More seriously for South Africa, a prominent ‘non-aligned’ state reluctant to take sides in international disputes, another cable reveals how Washington coerced Pretoria into spying on Iran, with which it enjoys firm diplomatic and commercial ties.
Even though the National Intelligence Agency stressed it did not see Tehran as a threat, it still set up a covert operation to compile the names, addresses and personal habits of every suspected Iranian agent in South Africa.
Suggestions South African spooks scoped out Persian carpet shops in the belief they were a front for Iranian spies were easy fodder for newspapers, with the Times reporting the leaks under the front page headline “Ali Baba and the forty spies”.
Besides the immediate embarrassment, experts said the security breach meant foreign cooperation with South African agencies would be likely to come under review for fear of other potentially more damaging secrets being unearthed.

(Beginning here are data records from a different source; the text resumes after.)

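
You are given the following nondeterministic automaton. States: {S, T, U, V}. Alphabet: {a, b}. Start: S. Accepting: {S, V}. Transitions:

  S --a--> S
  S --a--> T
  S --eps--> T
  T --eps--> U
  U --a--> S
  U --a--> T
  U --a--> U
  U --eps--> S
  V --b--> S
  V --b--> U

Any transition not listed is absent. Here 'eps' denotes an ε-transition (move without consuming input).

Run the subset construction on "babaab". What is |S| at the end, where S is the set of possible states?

0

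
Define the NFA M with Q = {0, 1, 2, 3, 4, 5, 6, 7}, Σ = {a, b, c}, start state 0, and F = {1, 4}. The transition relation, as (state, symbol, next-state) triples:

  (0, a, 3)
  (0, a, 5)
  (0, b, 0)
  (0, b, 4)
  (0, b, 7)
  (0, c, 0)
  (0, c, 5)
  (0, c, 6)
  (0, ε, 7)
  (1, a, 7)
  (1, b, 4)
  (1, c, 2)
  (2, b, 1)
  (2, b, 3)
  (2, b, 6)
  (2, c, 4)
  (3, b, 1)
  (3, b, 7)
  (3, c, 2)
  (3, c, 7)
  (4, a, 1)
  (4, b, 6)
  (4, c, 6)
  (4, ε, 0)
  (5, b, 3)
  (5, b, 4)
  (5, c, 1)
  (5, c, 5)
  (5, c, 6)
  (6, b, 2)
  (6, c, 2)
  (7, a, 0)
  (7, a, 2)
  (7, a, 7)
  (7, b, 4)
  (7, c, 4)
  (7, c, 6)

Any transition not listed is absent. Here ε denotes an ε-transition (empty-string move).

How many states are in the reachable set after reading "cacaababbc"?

Start: ε-closure({0}) = {0, 7}.
Read 'c': 0→{0, 5, 6}, 7→{4, 6}; union {0, 4, 5, 6}; ε-closure = {0, 4, 5, 6, 7}.
Read 'a': 0→{3, 5}, 4→{1}, 5→∅, 6→∅, 7→{0, 2, 7}; now {0, 1, 2, 3, 5, 7}.
Read 'c': 0→{0, 5, 6}, 1→{2}, 2→{4}, 3→{2, 7}, 5→{1, 5, 6}, 7→{4, 6}; now {0, 1, 2, 4, 5, 6, 7}.
Read 'a': 0→{3, 5}, 1→{7}, 2→∅, 4→{1}, 5→∅, 6→∅, 7→{0, 2, 7}; now {0, 1, 2, 3, 5, 7}.
Read 'a': 0→{3, 5}, 1→{7}, 2→∅, 3→∅, 5→∅, 7→{0, 2, 7}; now {0, 2, 3, 5, 7}.
Read 'b': 0→{0, 4, 7}, 2→{1, 3, 6}, 3→{1, 7}, 5→{3, 4}, 7→{4}; now {0, 1, 3, 4, 6, 7}.
Read 'a': 0→{3, 5}, 1→{7}, 3→∅, 4→{1}, 6→∅, 7→{0, 2, 7}; now {0, 1, 2, 3, 5, 7}.
Read 'b': 0→{0, 4, 7}, 1→{4}, 2→{1, 3, 6}, 3→{1, 7}, 5→{3, 4}, 7→{4}; now {0, 1, 3, 4, 6, 7}.
Read 'b': 0→{0, 4, 7}, 1→{4}, 3→{1, 7}, 4→{6}, 6→{2}, 7→{4}; now {0, 1, 2, 4, 6, 7}.
Read 'c': 0→{0, 5, 6}, 1→{2}, 2→{4}, 4→{6}, 6→{2}, 7→{4, 6}; union {0, 2, 4, 5, 6}; ε-closure = {0, 2, 4, 5, 6, 7}.
That set has 6 states.

6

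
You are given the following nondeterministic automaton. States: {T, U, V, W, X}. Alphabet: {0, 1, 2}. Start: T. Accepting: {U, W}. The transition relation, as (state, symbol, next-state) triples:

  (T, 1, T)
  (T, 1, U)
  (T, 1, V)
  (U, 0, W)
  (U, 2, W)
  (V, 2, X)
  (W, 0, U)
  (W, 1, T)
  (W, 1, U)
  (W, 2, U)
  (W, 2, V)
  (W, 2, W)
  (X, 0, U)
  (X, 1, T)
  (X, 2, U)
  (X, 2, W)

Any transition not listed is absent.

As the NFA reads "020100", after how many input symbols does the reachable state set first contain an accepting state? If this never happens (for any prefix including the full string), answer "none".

none

Start in {T}.
Read '0': T→∅; now ∅.
The set is empty and remains empty for the remaining 5 symbols.
No reachable set along the way intersects F.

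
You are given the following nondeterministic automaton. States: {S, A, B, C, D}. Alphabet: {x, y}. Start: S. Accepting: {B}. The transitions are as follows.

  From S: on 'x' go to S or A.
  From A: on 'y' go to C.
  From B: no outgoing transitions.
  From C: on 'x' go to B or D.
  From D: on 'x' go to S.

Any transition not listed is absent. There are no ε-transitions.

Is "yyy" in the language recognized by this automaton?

Start in {S}.
Read 'y': S→∅; now ∅.
The set is empty and remains empty for the remaining 2 symbols.
The final set ∅ contains no accepting state.

No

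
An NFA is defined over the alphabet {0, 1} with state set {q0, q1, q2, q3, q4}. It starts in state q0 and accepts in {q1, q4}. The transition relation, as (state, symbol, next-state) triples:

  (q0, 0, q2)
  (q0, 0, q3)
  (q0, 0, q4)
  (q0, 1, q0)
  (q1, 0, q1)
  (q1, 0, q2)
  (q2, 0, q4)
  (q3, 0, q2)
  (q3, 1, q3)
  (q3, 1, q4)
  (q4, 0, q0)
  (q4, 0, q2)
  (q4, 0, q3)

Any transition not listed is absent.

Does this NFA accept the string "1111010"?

No

Start in {q0}.
Read '1': {q0} → {q0}.
Read '1': {q0} → {q0}.
Read '1': {q0} → {q0}.
Read '1': {q0} → {q0}.
Read '0': {q0} → {q2, q3, q4}.
Read '1': {q2, q3, q4} → {q3, q4}.
Read '0': {q3, q4} → {q0, q2, q3}.
The final set {q0, q2, q3} contains no accepting state.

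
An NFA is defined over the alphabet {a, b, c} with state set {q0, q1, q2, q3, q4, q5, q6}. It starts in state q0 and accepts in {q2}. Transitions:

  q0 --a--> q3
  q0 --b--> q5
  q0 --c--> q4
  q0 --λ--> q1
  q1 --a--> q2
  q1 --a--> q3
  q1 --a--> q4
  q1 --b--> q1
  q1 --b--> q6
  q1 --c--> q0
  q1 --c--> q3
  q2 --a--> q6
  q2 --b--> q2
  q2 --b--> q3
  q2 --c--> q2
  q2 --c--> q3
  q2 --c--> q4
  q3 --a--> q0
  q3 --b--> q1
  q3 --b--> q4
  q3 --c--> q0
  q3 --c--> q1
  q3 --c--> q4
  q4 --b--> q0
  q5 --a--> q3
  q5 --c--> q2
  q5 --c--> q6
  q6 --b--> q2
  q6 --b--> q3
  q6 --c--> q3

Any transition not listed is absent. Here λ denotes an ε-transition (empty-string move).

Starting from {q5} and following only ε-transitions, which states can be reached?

Begin with {q5}.
No ε-moves leave this set, so the closure equals the set itself.

{q5}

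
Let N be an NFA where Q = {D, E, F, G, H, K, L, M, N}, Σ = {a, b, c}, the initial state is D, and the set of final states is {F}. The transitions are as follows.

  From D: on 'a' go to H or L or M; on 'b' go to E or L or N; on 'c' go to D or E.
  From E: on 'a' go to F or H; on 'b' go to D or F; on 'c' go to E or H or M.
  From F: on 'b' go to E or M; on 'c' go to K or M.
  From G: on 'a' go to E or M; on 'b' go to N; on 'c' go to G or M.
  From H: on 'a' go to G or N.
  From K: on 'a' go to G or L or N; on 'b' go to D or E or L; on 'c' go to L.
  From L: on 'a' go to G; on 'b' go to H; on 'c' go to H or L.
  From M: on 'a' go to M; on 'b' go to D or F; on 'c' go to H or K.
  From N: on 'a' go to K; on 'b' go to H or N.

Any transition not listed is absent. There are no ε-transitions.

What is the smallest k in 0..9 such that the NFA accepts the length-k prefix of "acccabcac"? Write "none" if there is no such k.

none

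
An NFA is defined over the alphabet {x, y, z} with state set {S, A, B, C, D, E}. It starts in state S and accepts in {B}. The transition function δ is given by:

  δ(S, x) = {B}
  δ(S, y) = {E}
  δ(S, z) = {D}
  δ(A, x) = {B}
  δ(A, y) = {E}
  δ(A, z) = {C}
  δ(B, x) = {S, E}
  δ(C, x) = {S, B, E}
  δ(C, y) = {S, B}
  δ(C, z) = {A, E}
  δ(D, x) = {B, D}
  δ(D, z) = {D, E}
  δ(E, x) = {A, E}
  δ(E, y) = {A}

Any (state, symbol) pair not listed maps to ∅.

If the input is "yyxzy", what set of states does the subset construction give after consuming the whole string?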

Other cables show Washington enlisted Pretoria’s help in getting in touch with a potential North Korean double agent and reaching out to Palestinian group Hamas.
“A leak like this affects the credibility of the agencies and how they cooperate,” said Mike Hough, a retired professor from Pretoria University’s Institute for Strategic Studies. “It could lead to the termination of certain projects.”

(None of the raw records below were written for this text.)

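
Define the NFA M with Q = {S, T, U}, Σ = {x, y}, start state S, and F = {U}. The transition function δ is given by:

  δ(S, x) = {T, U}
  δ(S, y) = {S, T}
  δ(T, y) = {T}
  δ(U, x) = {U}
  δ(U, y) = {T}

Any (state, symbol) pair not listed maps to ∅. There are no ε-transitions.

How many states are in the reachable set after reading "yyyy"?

2

Start in {S}.
Read 'y': S→{S, T}; now {S, T}.
Read 'y': S→{S, T}, T→{T}; now {S, T}.
Read 'y': S→{S, T}, T→{T}; now {S, T}.
Read 'y': S→{S, T}, T→{T}; now {S, T}.
That set has 2 states.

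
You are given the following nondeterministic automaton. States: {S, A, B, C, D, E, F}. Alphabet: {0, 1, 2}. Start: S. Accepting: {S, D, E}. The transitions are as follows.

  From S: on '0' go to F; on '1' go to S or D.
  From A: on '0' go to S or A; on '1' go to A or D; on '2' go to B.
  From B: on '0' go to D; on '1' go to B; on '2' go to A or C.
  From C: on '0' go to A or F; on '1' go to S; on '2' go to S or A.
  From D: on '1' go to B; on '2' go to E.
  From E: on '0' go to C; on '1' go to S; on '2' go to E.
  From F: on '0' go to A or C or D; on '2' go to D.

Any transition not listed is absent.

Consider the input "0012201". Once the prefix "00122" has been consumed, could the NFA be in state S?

Start in {S}.
Read '0': {S} → {F}.
Read '0': {F} → {A, C, D}.
Read '1': {A, C, D} → {S, A, B, D}.
Read '2': {S, A, B, D} → {A, B, C, E}.
Read '2': {A, B, C, E} → {S, A, B, C, E}.
State S is in {S, A, B, C, E}.

Yes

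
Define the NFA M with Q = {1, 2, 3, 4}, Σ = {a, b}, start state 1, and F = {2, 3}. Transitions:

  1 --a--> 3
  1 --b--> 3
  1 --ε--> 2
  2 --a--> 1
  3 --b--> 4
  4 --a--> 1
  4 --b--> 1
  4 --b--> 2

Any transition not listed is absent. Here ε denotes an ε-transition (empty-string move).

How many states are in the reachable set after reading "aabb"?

Start: ε-closure({1}) = {1, 2}.
Read 'a': 1→{3}, 2→{1}; union {1, 3}; ε-closure = {1, 2, 3}.
Read 'a': 1→{3}, 2→{1}, 3→∅; union {1, 3}; ε-closure = {1, 2, 3}.
Read 'b': 1→{3}, 2→∅, 3→{4}; now {3, 4}.
Read 'b': 3→{4}, 4→{1, 2}; now {1, 2, 4}.
That set has 3 states.

3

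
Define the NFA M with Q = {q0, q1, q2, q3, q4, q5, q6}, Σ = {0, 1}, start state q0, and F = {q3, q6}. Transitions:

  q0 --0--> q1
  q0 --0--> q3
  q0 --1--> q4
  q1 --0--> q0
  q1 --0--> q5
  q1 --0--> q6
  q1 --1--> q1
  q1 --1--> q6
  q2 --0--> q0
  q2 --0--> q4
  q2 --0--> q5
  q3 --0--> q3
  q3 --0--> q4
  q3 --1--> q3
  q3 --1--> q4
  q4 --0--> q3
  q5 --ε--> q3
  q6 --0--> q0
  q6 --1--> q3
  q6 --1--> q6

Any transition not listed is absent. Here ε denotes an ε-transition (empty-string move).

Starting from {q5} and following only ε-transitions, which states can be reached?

{q3, q5}

Begin with {q5}.
ε-move q5 → q3; add q3.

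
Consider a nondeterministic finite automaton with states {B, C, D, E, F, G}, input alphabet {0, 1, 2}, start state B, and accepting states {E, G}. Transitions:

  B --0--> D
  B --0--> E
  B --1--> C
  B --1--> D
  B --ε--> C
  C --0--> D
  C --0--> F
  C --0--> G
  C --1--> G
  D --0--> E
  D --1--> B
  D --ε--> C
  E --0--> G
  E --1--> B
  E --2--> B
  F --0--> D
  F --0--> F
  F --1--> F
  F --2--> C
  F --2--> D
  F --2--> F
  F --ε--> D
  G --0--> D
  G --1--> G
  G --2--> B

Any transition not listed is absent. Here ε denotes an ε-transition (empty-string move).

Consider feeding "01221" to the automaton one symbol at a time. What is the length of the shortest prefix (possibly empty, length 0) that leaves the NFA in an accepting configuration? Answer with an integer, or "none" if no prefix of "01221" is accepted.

Start: ε-closure({B}) = {B, C}.
Read '0': B→{D, E}, C→{D, F, G}; union {D, E, F, G}; ε-closure = {C, D, E, F, G}.
None of the earlier sets intersect F, but {C, D, E, F, G} does.

1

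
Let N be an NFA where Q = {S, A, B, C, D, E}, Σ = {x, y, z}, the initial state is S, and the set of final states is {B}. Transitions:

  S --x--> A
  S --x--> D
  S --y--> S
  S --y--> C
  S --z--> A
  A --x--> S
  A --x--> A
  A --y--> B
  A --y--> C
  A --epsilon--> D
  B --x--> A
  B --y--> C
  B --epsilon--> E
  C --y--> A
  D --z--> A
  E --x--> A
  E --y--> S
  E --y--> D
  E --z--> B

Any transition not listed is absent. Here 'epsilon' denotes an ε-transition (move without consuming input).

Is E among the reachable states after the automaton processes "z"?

Start in {S}.
Read 'z': {S} → {A, D}.
State E is not in {A, D}.

No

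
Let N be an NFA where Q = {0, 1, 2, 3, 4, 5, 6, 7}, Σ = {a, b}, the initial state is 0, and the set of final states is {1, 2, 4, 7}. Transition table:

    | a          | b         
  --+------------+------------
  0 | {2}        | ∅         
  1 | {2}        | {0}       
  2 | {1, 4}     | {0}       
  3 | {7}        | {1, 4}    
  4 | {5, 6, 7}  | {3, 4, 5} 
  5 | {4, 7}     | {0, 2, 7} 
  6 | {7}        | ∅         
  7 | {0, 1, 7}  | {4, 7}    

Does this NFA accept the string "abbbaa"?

No

Start in {0}.
Read 'a': {0} → {2}.
Read 'b': {2} → {0}.
Read 'b': {0} → ∅.
The set is empty and remains empty for the remaining 3 symbols.
The final set ∅ contains no accepting state.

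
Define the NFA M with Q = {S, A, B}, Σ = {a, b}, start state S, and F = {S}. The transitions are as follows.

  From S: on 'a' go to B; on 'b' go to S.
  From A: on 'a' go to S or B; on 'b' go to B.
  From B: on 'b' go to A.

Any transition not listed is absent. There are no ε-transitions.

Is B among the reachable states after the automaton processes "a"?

Yes

Start in {S}.
Read 'a': S→{B}; now {B}.
State B is in {B}.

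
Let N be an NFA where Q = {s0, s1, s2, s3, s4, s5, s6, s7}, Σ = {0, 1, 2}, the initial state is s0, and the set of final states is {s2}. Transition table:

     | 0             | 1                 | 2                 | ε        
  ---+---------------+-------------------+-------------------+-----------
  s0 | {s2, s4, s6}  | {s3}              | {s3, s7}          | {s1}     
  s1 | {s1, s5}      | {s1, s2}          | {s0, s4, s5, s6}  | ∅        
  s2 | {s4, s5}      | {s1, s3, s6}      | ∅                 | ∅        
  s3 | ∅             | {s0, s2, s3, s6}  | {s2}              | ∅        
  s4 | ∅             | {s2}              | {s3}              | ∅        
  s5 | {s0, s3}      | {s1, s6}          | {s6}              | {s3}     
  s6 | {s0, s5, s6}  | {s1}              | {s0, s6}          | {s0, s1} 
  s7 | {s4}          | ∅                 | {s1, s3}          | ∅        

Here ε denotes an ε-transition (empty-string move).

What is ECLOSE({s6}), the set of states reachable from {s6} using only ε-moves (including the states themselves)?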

The agency was already in hot water for using a cell-phone signal jammer in parliament this month at President Jacob Zuma’s State of the Nation address, a move that prompted a media outcry and walkout by furious opposition MPs.

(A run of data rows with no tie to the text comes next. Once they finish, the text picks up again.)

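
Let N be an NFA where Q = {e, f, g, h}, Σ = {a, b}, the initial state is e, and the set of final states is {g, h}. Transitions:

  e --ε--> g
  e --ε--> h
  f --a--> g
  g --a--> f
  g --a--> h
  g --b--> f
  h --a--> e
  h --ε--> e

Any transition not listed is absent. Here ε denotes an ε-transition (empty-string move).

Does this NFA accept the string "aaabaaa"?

Yes

Start: ε-closure({e}) = {e, g, h}.
Read 'a': e→∅, g→{f, h}, h→{e}; union {e, f, h}; ε-closure = {e, f, g, h}.
Read 'a': e→∅, f→{g}, g→{f, h}, h→{e}; now {e, f, g, h}.
Read 'a': e→∅, f→{g}, g→{f, h}, h→{e}; now {e, f, g, h}.
Read 'b': e→∅, f→∅, g→{f}, h→∅; now {f}.
Read 'a': f→{g}; now {g}.
Read 'a': g→{f, h}; union {f, h}; ε-closure = {e, f, g, h}.
Read 'a': e→∅, f→{g}, g→{f, h}, h→{e}; now {e, f, g, h}.
The final set {e, f, g, h} contains the accepting states g, h.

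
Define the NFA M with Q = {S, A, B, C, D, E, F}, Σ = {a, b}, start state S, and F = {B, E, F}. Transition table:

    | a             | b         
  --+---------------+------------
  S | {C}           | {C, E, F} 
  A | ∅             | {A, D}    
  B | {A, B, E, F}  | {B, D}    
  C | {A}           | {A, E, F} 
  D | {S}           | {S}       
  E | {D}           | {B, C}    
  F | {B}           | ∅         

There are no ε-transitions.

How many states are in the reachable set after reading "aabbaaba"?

Start in {S}.
Read 'a': S→{C}; now {C}.
Read 'a': C→{A}; now {A}.
Read 'b': A→{A, D}; now {A, D}.
Read 'b': A→{A, D}, D→{S}; now {S, A, D}.
Read 'a': S→{C}, A→∅, D→{S}; now {S, C}.
Read 'a': S→{C}, C→{A}; now {A, C}.
Read 'b': A→{A, D}, C→{A, E, F}; now {A, D, E, F}.
Read 'a': A→∅, D→{S}, E→{D}, F→{B}; now {S, B, D}.
That set has 3 states.

3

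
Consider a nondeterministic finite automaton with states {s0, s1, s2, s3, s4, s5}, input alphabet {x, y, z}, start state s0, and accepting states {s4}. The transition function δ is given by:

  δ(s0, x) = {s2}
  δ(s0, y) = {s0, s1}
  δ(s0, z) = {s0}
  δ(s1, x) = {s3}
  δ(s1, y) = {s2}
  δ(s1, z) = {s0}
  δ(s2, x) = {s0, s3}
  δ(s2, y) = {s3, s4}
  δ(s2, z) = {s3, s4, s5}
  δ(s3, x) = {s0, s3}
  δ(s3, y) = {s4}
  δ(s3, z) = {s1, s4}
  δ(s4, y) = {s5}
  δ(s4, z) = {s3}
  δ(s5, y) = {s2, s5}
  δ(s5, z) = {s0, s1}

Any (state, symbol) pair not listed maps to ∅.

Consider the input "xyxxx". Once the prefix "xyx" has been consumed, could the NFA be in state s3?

Start in {s0}.
Read 'x': {s0} → {s2}.
Read 'y': {s2} → {s3, s4}.
Read 'x': {s3, s4} → {s0, s3}.
State s3 is in {s0, s3}.

Yes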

Forced to explain, Security Minister David Mahlobo told Johannesburg’s Talk Radio 702 the device had been deployed to create a ‘no-fly zone’ for drones to protect Zuma, but then said it had also been turned on in error.
There has no official response from the government to the Guardian and Al Jazeera reports.
“There’s no country in the world that would comment on this sort of thing,” one foreign ministry spokesman said.